F2: On September 7, 2018, the fifteenth component of the 2017 forward (as defined and described below) matured. The Reporting Person elected to physically settle the 2017 forward, as further described in the Remarks section. The settlement price for the fifteenth component was above the 2017 forward cap price; therefore, the Reporting Person delivered 21,121 shares of DISCK to the counterparty and retained 4,159 shares of DISCK.
F3: On September 10, 2018, the sixteenth component of the amended forward matured. The Reporting Person elected to physically settle the amended forward, as further described in the Remarks section. The settlement price for the sixteenth component was above the amended forward cap price; therefore, the Reporting Person delivered 184,448 shares of DISCK to the counterparty and retained 35,552 shares of DISCK.
F4: On September 10, 2018, the sixteenth component of the 2017 forward matured. The Reporting Person elected to physically settle the 2017 forward, as further described in the Remarks section. The settlement price for the sixteenth component was above the 2017 forward cap price; therefore, the Reporting Person delivered 21,195 shares of DISCK to the counterparty and retained 4,085 shares of DISCK.
F5: The reporting person is the sole trustee of, and with his spouse, retains a unitrust interest in the trust.
F6: The reporting person disclaims beneficial ownership of the shares owned by his spouse.
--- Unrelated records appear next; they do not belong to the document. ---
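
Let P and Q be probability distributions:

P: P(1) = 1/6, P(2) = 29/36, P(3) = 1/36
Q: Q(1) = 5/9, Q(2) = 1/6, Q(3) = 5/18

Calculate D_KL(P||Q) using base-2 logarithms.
1.4493 bits

D_KL(P||Q) = Σ P(x) log₂(P(x)/Q(x))

Computing term by term:
  P(1)·log₂(P(1)/Q(1)) = (1/6)·log₂((1/6)/(5/9)) = -0.28949
  P(2)·log₂(P(2)/Q(2)) = (29/36)·log₂((29/36)/(1/6)) = 1.83104
  P(3)·log₂(P(3)/Q(3)) = (1/36)·log₂((1/36)/(5/18)) = -0.09228

D_KL(P||Q) = -0.28949 + 1.83104 - 0.09228 = 1.44927 ≈ 1.4493 bits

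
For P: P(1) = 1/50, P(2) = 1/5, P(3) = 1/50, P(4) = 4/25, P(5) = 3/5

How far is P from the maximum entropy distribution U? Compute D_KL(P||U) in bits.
0.7666 bits

U(i) = 1/5 for all i

D_KL(P||U) = Σ P(x) log₂(P(x) / (1/5))
           = Σ P(x) log₂(P(x)) + log₂(5)
           = log₂(5) - H(P)

H(P) = -Σ P(x) log₂(P(x)):
  -P(1)·log₂(P(1)) = -(1/50)·log₂(1/50) = 0.11288
  -P(2)·log₂(P(2)) = -(1/5)·log₂(1/5) = 0.46439
  -P(3)·log₂(P(3)) = -(1/50)·log₂(1/50) = 0.11288
  -P(4)·log₂(P(4)) = -(4/25)·log₂(4/25) = 0.42302
  -P(5)·log₂(P(5)) = -(3/5)·log₂(3/5) = 0.44218
H(P) = 0.11288 + 0.46439 + 0.11288 + 0.42302 + 0.44218 = 1.55535 bits

log₂(5) = 2.32193 bits

D_KL(P||U) = 2.32193 - 1.55535 = 0.76658 ≈ 0.7666 bits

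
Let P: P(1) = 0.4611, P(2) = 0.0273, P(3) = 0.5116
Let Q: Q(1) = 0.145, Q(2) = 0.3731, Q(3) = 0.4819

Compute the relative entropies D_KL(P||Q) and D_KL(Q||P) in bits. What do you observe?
D_KL(P||Q) = 0.7107 bits, D_KL(Q||P) = 1.1240 bits. The two directions give different values (D_KL(Q||P) exceeds D_KL(P||Q) by 0.4133 bits): KL divergence is asymmetric.

D_KL(P||Q) = Σ P(x) log₂(P(x)/Q(x))

Computing term by term:
  P(1)·log₂(P(1)/Q(1)) = 0.4611·log₂(0.4611/0.145) = 0.76959
  P(2)·log₂(P(2)/Q(2)) = 0.0273·log₂(0.0273/0.3731) = -0.10299
  P(3)·log₂(P(3)/Q(3)) = 0.5116·log₂(0.5116/0.4819) = 0.04414

D_KL(P||Q) = 0.76959 - 0.10299 + 0.04414 = 0.71074 ≈ 0.7107 bits

D_KL(Q||P) = Σ Q(x) log₂(Q(x)/P(x))

Computing term by term:
  Q(1)·log₂(Q(1)/P(1)) = 0.145·log₂(0.145/0.4611) = -0.24201
  Q(2)·log₂(Q(2)/P(2)) = 0.3731·log₂(0.3731/0.0273) = 1.40755
  Q(3)·log₂(Q(3)/P(3)) = 0.4819·log₂(0.4819/0.5116) = -0.04158

D_KL(Q||P) = -0.24201 + 1.40755 - 0.04158 = 1.12396 ≈ 1.1240 bits

These are NOT equal (difference: 0.4133 bits). KL divergence is asymmetric: D_KL(P||Q) ≠ D_KL(Q||P) in general.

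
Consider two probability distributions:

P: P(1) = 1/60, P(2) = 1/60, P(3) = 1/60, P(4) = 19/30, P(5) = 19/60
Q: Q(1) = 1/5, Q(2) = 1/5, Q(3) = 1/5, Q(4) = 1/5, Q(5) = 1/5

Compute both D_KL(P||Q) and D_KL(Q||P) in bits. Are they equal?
D_KL(P||Q) = 1.0839 bits, D_KL(Q||P) = 1.6858 bits. No, they are not equal.

D_KL(P||Q) = Σ P(x) log₂(P(x)/Q(x))

Computing term by term:
  P(1)·log₂(P(1)/Q(1)) = (1/60)·log₂((1/60)/(1/5)) = -0.05975
  P(2)·log₂(P(2)/Q(2)) = (1/60)·log₂((1/60)/(1/5)) = -0.05975
  P(3)·log₂(P(3)/Q(3)) = (1/60)·log₂((1/60)/(1/5)) = -0.05975
  P(4)·log₂(P(4)/Q(4)) = (19/30)·log₂((19/30)/(1/5)) = 1.05321
  P(5)·log₂(P(5)/Q(5)) = (19/60)·log₂((19/60)/(1/5)) = 0.20994

D_KL(P||Q) = -0.05975 - 0.05975 - 0.05975 + 1.05321 + 0.20994 = 1.08390 ≈ 1.0839 bits

D_KL(Q||P) = Σ Q(x) log₂(Q(x)/P(x))

Computing term by term:
  Q(1)·log₂(Q(1)/P(1)) = (1/5)·log₂((1/5)/(1/60)) = 0.71699
  Q(2)·log₂(Q(2)/P(2)) = (1/5)·log₂((1/5)/(1/60)) = 0.71699
  Q(3)·log₂(Q(3)/P(3)) = (1/5)·log₂((1/5)/(1/60)) = 0.71699
  Q(4)·log₂(Q(4)/P(4)) = (1/5)·log₂((1/5)/(19/30)) = -0.33259
  Q(5)·log₂(Q(5)/P(5)) = (1/5)·log₂((1/5)/(19/60)) = -0.13259

D_KL(Q||P) = 0.71699 + 0.71699 + 0.71699 - 0.33259 - 0.13259 = 1.68579 ≈ 1.6858 bits

These are NOT equal (difference: 0.6019 bits). KL divergence is asymmetric: D_KL(P||Q) ≠ D_KL(Q||P) in general.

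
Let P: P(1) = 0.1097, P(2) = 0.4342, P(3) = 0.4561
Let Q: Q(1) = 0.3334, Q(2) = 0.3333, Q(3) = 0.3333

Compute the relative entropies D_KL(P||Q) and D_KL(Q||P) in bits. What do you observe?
D_KL(P||Q) = 0.1961 bits, D_KL(Q||P) = 0.2567 bits. The two directions give different values (D_KL(Q||P) exceeds D_KL(P||Q) by 0.0606 bits): KL divergence is asymmetric.

D_KL(P||Q) = Σ P(x) log₂(P(x)/Q(x))

Computing term by term:
  P(1)·log₂(P(1)/Q(1)) = 0.1097·log₂(0.1097/0.3334) = -0.17592
  P(2)·log₂(P(2)/Q(2)) = 0.4342·log₂(0.4342/0.3333) = 0.16566
  P(3)·log₂(P(3)/Q(3)) = 0.4561·log₂(0.4561/0.3333) = 0.20640

D_KL(P||Q) = -0.17592 + 0.16566 + 0.20640 = 0.19614 ≈ 0.1961 bits

D_KL(Q||P) = Σ Q(x) log₂(Q(x)/P(x))

Computing term by term:
  Q(1)·log₂(Q(1)/P(1)) = 0.3334·log₂(0.3334/0.1097) = 0.53467
  Q(2)·log₂(Q(2)/P(2)) = 0.3333·log₂(0.3333/0.4342) = -0.12717
  Q(3)·log₂(Q(3)/P(3)) = 0.3333·log₂(0.3333/0.4561) = -0.15083

D_KL(Q||P) = 0.53467 - 0.12717 - 0.15083 = 0.25667 ≈ 0.2567 bits

These are NOT equal (difference: 0.0606 bits). KL divergence is asymmetric: D_KL(P||Q) ≠ D_KL(Q||P) in general.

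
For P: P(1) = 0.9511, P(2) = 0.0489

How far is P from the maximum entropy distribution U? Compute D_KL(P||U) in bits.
0.7183 bits

U(i) = 1/2 for all i

D_KL(P||U) = Σ P(x) log₂(P(x) / (1/2))
           = Σ P(x) log₂(P(x)) + log₂(2)
           = log₂(2) - H(P)

H(P) = -Σ P(x) log₂(P(x)):
  -P(1)·log₂(P(1)) = -(0.9511)·log₂(0.9511) = 0.06879
  -P(2)·log₂(P(2)) = -(0.0489)·log₂(0.0489) = 0.21291
H(P) = 0.06879 + 0.21291 = 0.28170 bits

log₂(2) = 1.00000 bits

D_KL(P||U) = 1.00000 - 0.28170 = 0.71830 ≈ 0.7183 bits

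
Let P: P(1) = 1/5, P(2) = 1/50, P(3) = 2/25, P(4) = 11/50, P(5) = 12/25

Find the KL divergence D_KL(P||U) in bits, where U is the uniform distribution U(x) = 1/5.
0.4643 bits

U(i) = 1/5 for all i

D_KL(P||U) = Σ P(x) log₂(P(x) / (1/5))
           = Σ P(x) log₂(P(x)) + log₂(5)
           = log₂(5) - H(P)

H(P) = -Σ P(x) log₂(P(x)):
  -P(1)·log₂(P(1)) = -(1/5)·log₂(1/5) = 0.46439
  -P(2)·log₂(P(2)) = -(1/50)·log₂(1/50) = 0.11288
  -P(3)·log₂(P(3)) = -(2/25)·log₂(2/25) = 0.29151
  -P(4)·log₂(P(4)) = -(11/50)·log₂(11/50) = 0.48057
  -P(5)·log₂(P(5)) = -(12/25)·log₂(12/25) = 0.50827
H(P) = 0.46439 + 0.11288 + 0.29151 + 0.48057 + 0.50827 = 1.85762 bits

log₂(5) = 2.32193 bits

D_KL(P||U) = 2.32193 - 1.85762 = 0.46431 ≈ 0.4643 bits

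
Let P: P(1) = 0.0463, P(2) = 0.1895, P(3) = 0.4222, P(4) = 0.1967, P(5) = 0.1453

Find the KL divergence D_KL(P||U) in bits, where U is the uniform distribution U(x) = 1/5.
0.2709 bits

U(i) = 1/5 for all i

D_KL(P||U) = Σ P(x) log₂(P(x) / (1/5))
           = Σ P(x) log₂(P(x)) + log₂(5)
           = log₂(5) - H(P)

H(P) = -Σ P(x) log₂(P(x)):
  -P(1)·log₂(P(1)) = -(0.0463)·log₂(0.0463) = 0.20524
  -P(2)·log₂(P(2)) = -(0.1895)·log₂(0.1895) = 0.45475
  -P(3)·log₂(P(3)) = -(0.4222)·log₂(0.4222) = 0.52522
  -P(4)·log₂(P(4)) = -(0.1967)·log₂(0.1967) = 0.46144
  -P(5)·log₂(P(5)) = -(0.1453)·log₂(0.1453) = 0.40435
H(P) = 0.20524 + 0.45475 + 0.52522 + 0.46144 + 0.40435 = 2.05100 bits

log₂(5) = 2.32193 bits

D_KL(P||U) = 2.32193 - 2.05100 = 0.27093 ≈ 0.2709 bits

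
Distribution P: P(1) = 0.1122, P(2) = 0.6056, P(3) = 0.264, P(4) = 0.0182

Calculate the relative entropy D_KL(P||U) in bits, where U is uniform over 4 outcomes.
0.5953 bits

U(i) = 1/4 for all i

D_KL(P||U) = Σ P(x) log₂(P(x) / (1/4))
           = Σ P(x) log₂(P(x)) + log₂(4)
           = log₂(4) - H(P)

H(P) = -Σ P(x) log₂(P(x)):
  -P(1)·log₂(P(1)) = -(0.1122)·log₂(0.1122) = 0.35409
  -P(2)·log₂(P(2)) = -(0.6056)·log₂(0.6056) = 0.43819
  -P(3)·log₂(P(3)) = -(0.264)·log₂(0.264) = 0.50725
  -P(4)·log₂(P(4)) = -(0.0182)·log₂(0.0182) = 0.10519
H(P) = 0.35409 + 0.43819 + 0.50725 + 0.10519 = 1.40472 bits

log₂(4) = 2.00000 bits

D_KL(P||U) = 2.00000 - 1.40472 = 0.59528 ≈ 0.5953 bits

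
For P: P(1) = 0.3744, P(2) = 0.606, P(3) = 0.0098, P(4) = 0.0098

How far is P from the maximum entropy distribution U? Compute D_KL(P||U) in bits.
0.9007 bits

U(i) = 1/4 for all i

D_KL(P||U) = Σ P(x) log₂(P(x) / (1/4))
           = Σ P(x) log₂(P(x)) + log₂(4)
           = log₂(4) - H(P)

H(P) = -Σ P(x) log₂(P(x)):
  -P(1)·log₂(P(1)) = -(0.3744)·log₂(0.3744) = 0.53065
  -P(2)·log₂(P(2)) = -(0.606)·log₂(0.606) = 0.43790
  -P(3)·log₂(P(3)) = -(0.0098)·log₂(0.0098) = 0.06540
  -P(4)·log₂(P(4)) = -(0.0098)·log₂(0.0098) = 0.06540
H(P) = 0.53065 + 0.43790 + 0.06540 + 0.06540 = 1.09935 bits

log₂(4) = 2.00000 bits

D_KL(P||U) = 2.00000 - 1.09935 = 0.90065 ≈ 0.9007 bits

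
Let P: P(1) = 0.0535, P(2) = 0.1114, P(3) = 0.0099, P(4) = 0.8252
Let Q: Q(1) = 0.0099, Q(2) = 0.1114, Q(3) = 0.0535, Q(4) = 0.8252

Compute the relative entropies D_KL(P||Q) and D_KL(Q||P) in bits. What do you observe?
D_KL(P||Q) = 0.1061 bits, D_KL(Q||P) = 0.1061 bits. The two directions give the same value here, because Q is a self-inverse relabeling of P; in general KL divergence is asymmetric.

D_KL(P||Q) = Σ P(x) log₂(P(x)/Q(x))

Computing term by term:
  P(1)·log₂(P(1)/Q(1)) = 0.0535·log₂(0.0535/0.0099) = 0.13022
  P(2)·log₂(P(2)/Q(2)) = 0.1114·log₂(0.1114/0.1114) = 0.00000
  P(3)·log₂(P(3)/Q(3)) = 0.0099·log₂(0.0099/0.0535) = -0.02410
  P(4)·log₂(P(4)/Q(4)) = 0.8252·log₂(0.8252/0.8252) = 0.00000

D_KL(P||Q) = 0.13022 + 0.00000 - 0.02410 + 0.00000 = 0.10612 ≈ 0.1061 bits

D_KL(Q||P) = Σ Q(x) log₂(Q(x)/P(x))

Computing term by term:
  Q(1)·log₂(Q(1)/P(1)) = 0.0099·log₂(0.0099/0.0535) = -0.02410
  Q(2)·log₂(Q(2)/P(2)) = 0.1114·log₂(0.1114/0.1114) = 0.00000
  Q(3)·log₂(Q(3)/P(3)) = 0.0535·log₂(0.0535/0.0099) = 0.13022
  Q(4)·log₂(Q(4)/P(4)) = 0.8252·log₂(0.8252/0.8252) = 0.00000

D_KL(Q||P) = -0.02410 + 0.00000 + 0.13022 + 0.00000 = 0.10612 ≈ 0.1061 bits

These ARE equal here. Q is P with outcomes relabeled (Q(1) = P(3), Q(3) = P(1)) by a relabeling that is its own inverse, so the two sums contain exactly the same terms in a different order. This is a special case — KL divergence is not symmetric in general: D_KL(P||Q) ≠ D_KL(Q||P) for most P, Q.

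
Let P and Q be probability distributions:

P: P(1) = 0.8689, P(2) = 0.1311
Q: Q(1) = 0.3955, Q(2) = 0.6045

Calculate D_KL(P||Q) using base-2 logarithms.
0.6976 bits

D_KL(P||Q) = Σ P(x) log₂(P(x)/Q(x))

Computing term by term:
  P(1)·log₂(P(1)/Q(1)) = 0.8689·log₂(0.8689/0.3955) = 0.98665
  P(2)·log₂(P(2)/Q(2)) = 0.1311·log₂(0.1311/0.6045) = -0.28909

D_KL(P||Q) = 0.98665 - 0.28909 = 0.69756 ≈ 0.6976 bits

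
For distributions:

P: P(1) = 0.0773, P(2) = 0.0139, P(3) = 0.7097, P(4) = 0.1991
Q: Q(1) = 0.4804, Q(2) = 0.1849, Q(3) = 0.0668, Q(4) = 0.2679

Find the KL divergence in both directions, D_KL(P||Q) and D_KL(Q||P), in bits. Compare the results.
D_KL(P||Q) = 2.0787 bits, D_KL(Q||P) = 1.8435 bits. D_KL(P||Q) is larger than D_KL(Q||P) by 0.2352 bits; the two directions differ.

D_KL(P||Q) = Σ P(x) log₂(P(x)/Q(x))

Computing term by term:
  P(1)·log₂(P(1)/Q(1)) = 0.0773·log₂(0.0773/0.4804) = -0.20374
  P(2)·log₂(P(2)/Q(2)) = 0.0139·log₂(0.0139/0.1849) = -0.05190
  P(3)·log₂(P(3)/Q(3)) = 0.7097·log₂(0.7097/0.0668) = 2.41957
  P(4)·log₂(P(4)/Q(4)) = 0.1991·log₂(0.1991/0.2679) = -0.08525

D_KL(P||Q) = -0.20374 - 0.05190 + 2.41957 - 0.08525 = 2.07868 ≈ 2.0787 bits

D_KL(Q||P) = Σ Q(x) log₂(Q(x)/P(x))

Computing term by term:
  Q(1)·log₂(Q(1)/P(1)) = 0.4804·log₂(0.4804/0.0773) = 1.26619
  Q(2)·log₂(Q(2)/P(2)) = 0.1849·log₂(0.1849/0.0139) = 0.69034
  Q(3)·log₂(Q(3)/P(3)) = 0.0668·log₂(0.0668/0.7097) = -0.22774
  Q(4)·log₂(Q(4)/P(4)) = 0.2679·log₂(0.2679/0.1991) = 0.11472

D_KL(Q||P) = 1.26619 + 0.69034 - 0.22774 + 0.11472 = 1.84351 ≈ 1.8435 bits

These are NOT equal (difference: 0.2352 bits). KL divergence is asymmetric: D_KL(P||Q) ≠ D_KL(Q||P) in general.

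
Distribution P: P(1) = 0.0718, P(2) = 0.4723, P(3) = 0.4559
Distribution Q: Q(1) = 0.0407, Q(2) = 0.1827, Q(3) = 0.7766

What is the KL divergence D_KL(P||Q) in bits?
0.3556 bits

D_KL(P||Q) = Σ P(x) log₂(P(x)/Q(x))

Computing term by term:
  P(1)·log₂(P(1)/Q(1)) = 0.0718·log₂(0.0718/0.0407) = 0.05880
  P(2)·log₂(P(2)/Q(2)) = 0.4723·log₂(0.4723/0.1827) = 0.64716
  P(3)·log₂(P(3)/Q(3)) = 0.4559·log₂(0.4559/0.7766) = -0.35034

D_KL(P||Q) = 0.05880 + 0.64716 - 0.35034 = 0.35562 ≈ 0.3556 bits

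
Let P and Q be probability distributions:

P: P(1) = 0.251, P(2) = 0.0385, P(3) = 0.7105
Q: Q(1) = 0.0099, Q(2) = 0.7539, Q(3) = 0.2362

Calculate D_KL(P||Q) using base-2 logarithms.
2.1343 bits

D_KL(P||Q) = Σ P(x) log₂(P(x)/Q(x))

Computing term by term:
  P(1)·log₂(P(1)/Q(1)) = 0.251·log₂(0.251/0.0099) = 1.17069
  P(2)·log₂(P(2)/Q(2)) = 0.0385·log₂(0.0385/0.7539) = -0.16522
  P(3)·log₂(P(3)/Q(3)) = 0.7105·log₂(0.7105/0.2362) = 1.12886

D_KL(P||Q) = 1.17069 - 0.16522 + 1.12886 = 2.13433 ≈ 2.1343 bits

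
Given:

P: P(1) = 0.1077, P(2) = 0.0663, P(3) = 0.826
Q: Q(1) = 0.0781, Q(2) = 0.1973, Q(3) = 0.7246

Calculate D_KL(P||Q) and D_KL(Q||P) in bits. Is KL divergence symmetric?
D_KL(P||Q) = 0.1017 bits, D_KL(Q||P) = 0.1373 bits. No, KL divergence is not symmetric.

D_KL(P||Q) = Σ P(x) log₂(P(x)/Q(x))

Computing term by term:
  P(1)·log₂(P(1)/Q(1)) = 0.1077·log₂(0.1077/0.0781) = 0.04993
  P(2)·log₂(P(2)/Q(2)) = 0.0663·log₂(0.0663/0.1973) = -0.10431
  P(3)·log₂(P(3)/Q(3)) = 0.826·log₂(0.826/0.7246) = 0.15608

D_KL(P||Q) = 0.04993 - 0.10431 + 0.15608 = 0.10170 ≈ 0.1017 bits

D_KL(Q||P) = Σ Q(x) log₂(Q(x)/P(x))

Computing term by term:
  Q(1)·log₂(Q(1)/P(1)) = 0.0781·log₂(0.0781/0.1077) = -0.03621
  Q(2)·log₂(Q(2)/P(2)) = 0.1973·log₂(0.1973/0.0663) = 0.31041
  Q(3)·log₂(Q(3)/P(3)) = 0.7246·log₂(0.7246/0.826) = -0.13692

D_KL(Q||P) = -0.03621 + 0.31041 - 0.13692 = 0.13728 ≈ 0.1373 bits

These are NOT equal (difference: 0.0356 bits). KL divergence is asymmetric: D_KL(P||Q) ≠ D_KL(Q||P) in general.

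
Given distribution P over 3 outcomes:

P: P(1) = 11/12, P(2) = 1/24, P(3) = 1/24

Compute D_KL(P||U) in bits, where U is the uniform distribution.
1.0878 bits

U(i) = 1/3 for all i

D_KL(P||U) = Σ P(x) log₂(P(x) / (1/3))
           = Σ P(x) log₂(P(x)) + log₂(3)
           = log₂(3) - H(P)

H(P) = -Σ P(x) log₂(P(x)):
  -P(1)·log₂(P(1)) = -(11/12)·log₂(11/12) = 0.11507
  -P(2)·log₂(P(2)) = -(1/24)·log₂(1/24) = 0.19104
  -P(3)·log₂(P(3)) = -(1/24)·log₂(1/24) = 0.19104
H(P) = 0.11507 + 0.19104 + 0.19104 = 0.49715 bits

log₂(3) = 1.58496 bits

D_KL(P||U) = 1.58496 - 0.49715 = 1.08781 ≈ 1.0878 bits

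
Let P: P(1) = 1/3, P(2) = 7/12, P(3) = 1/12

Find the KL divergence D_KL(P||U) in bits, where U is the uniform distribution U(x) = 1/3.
0.3043 bits

U(i) = 1/3 for all i

D_KL(P||U) = Σ P(x) log₂(P(x) / (1/3))
           = Σ P(x) log₂(P(x)) + log₂(3)
           = log₂(3) - H(P)

H(P) = -Σ P(x) log₂(P(x)):
  -P(1)·log₂(P(1)) = -(1/3)·log₂(1/3) = 0.52832
  -P(2)·log₂(P(2)) = -(7/12)·log₂(7/12) = 0.45360
  -P(3)·log₂(P(3)) = -(1/12)·log₂(1/12) = 0.29875
H(P) = 0.52832 + 0.45360 + 0.29875 = 1.28067 bits

log₂(3) = 1.58496 bits

D_KL(P||U) = 1.58496 - 1.28067 = 0.30429 ≈ 0.3043 bits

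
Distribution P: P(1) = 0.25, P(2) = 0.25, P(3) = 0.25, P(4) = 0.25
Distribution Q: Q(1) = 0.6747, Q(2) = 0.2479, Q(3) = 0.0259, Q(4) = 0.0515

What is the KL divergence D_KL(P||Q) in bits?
1.0325 bits

D_KL(P||Q) = Σ P(x) log₂(P(x)/Q(x))

Computing term by term:
  P(1)·log₂(P(1)/Q(1)) = 0.25·log₂(0.25/0.6747) = -0.35808
  P(2)·log₂(P(2)/Q(2)) = 0.25·log₂(0.25/0.2479) = 0.00304
  P(3)·log₂(P(3)/Q(3)) = 0.25·log₂(0.25/0.0259) = 0.81773
  P(4)·log₂(P(4)/Q(4)) = 0.25·log₂(0.25/0.0515) = 0.56982

D_KL(P||Q) = -0.35808 + 0.00304 + 0.81773 + 0.56982 = 1.03251 ≈ 1.0325 bits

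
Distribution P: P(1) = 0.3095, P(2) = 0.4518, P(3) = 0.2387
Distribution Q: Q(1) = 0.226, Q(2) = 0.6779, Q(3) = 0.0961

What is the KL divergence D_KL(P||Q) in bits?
0.1892 bits

D_KL(P||Q) = Σ P(x) log₂(P(x)/Q(x))

Computing term by term:
  P(1)·log₂(P(1)/Q(1)) = 0.3095·log₂(0.3095/0.226) = 0.14039
  P(2)·log₂(P(2)/Q(2)) = 0.4518·log₂(0.4518/0.6779) = -0.26448
  P(3)·log₂(P(3)/Q(3)) = 0.2387·log₂(0.2387/0.0961) = 0.31332

D_KL(P||Q) = 0.14039 - 0.26448 + 0.31332 = 0.18923 ≈ 0.1892 bits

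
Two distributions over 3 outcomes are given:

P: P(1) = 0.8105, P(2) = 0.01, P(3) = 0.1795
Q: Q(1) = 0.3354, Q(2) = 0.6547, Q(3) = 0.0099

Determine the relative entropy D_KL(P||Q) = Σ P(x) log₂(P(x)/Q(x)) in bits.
1.7218 bits

D_KL(P||Q) = Σ P(x) log₂(P(x)/Q(x))

Computing term by term:
  P(1)·log₂(P(1)/Q(1)) = 0.8105·log₂(0.8105/0.3354) = 1.03171
  P(2)·log₂(P(2)/Q(2)) = 0.01·log₂(0.01/0.6547) = -0.06033
  P(3)·log₂(P(3)/Q(3)) = 0.1795·log₂(0.1795/0.0099) = 0.75038

D_KL(P||Q) = 1.03171 - 0.06033 + 0.75038 = 1.72176 ≈ 1.7218 bits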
F7: On July 20, 2012, the reporting person entered into a long-dated post-paid variable forward sale contract (the "2012 forward") with an unaffiliated counterparty (the "counterparty") relating to a maximum of 2,200,000 shares of DISCK, divided into 20 components. On August 6, 2014, the Issuer completed a 2-for-1 stock split in the form of a share dividend, and as a result, the 2012 forward was automatically adjusted to relate to 4,400,000 shares of DISCK. On August 15, 2017, the reporting person and the counterparty entered into an amendment and restatement to the 2012 forward (the "amended forward") relating to a maximum of 4,400,000 shares of DISCK, divided into 20 components each relating to 220,000 shares (each, the "Number of Shares"). The amended forward floor price and the amended forward cap price were determined based on a reference price for shares of DISCK as of August 15, 2017. The amended forward may be settled on a physical settlement or cash settlement basis.
F8: The amended forward is divided into 20 components, each with respect to 220,000 shares of DISCK. The components mature on sequential trading days over the period beginning on August 17, 2018 and ending on September 14, 2018.
F9: On August 15, 2017, the reporting person entered into a post-paid variable forward sale contract (the "2017 forward") with the counterparty relating to a maximum of 505,600 shares of DISCK, divided into 20 components. Each component relates to 25,280 shares (each, the "Number of Shares"). The forward floor price and the forward cap price were determined based on a reference price for shares of DISCK as of August 15, 2017. The 2017 forward may be settled on a physical settlement or cash settlement basis.
F10: The 2017 forward is divided into 20 components, each with respect to 25,280 shares of DISCK. The components mature on sequential trading days over the period beginning on August 17, 2018 and ending on September 14, 2018.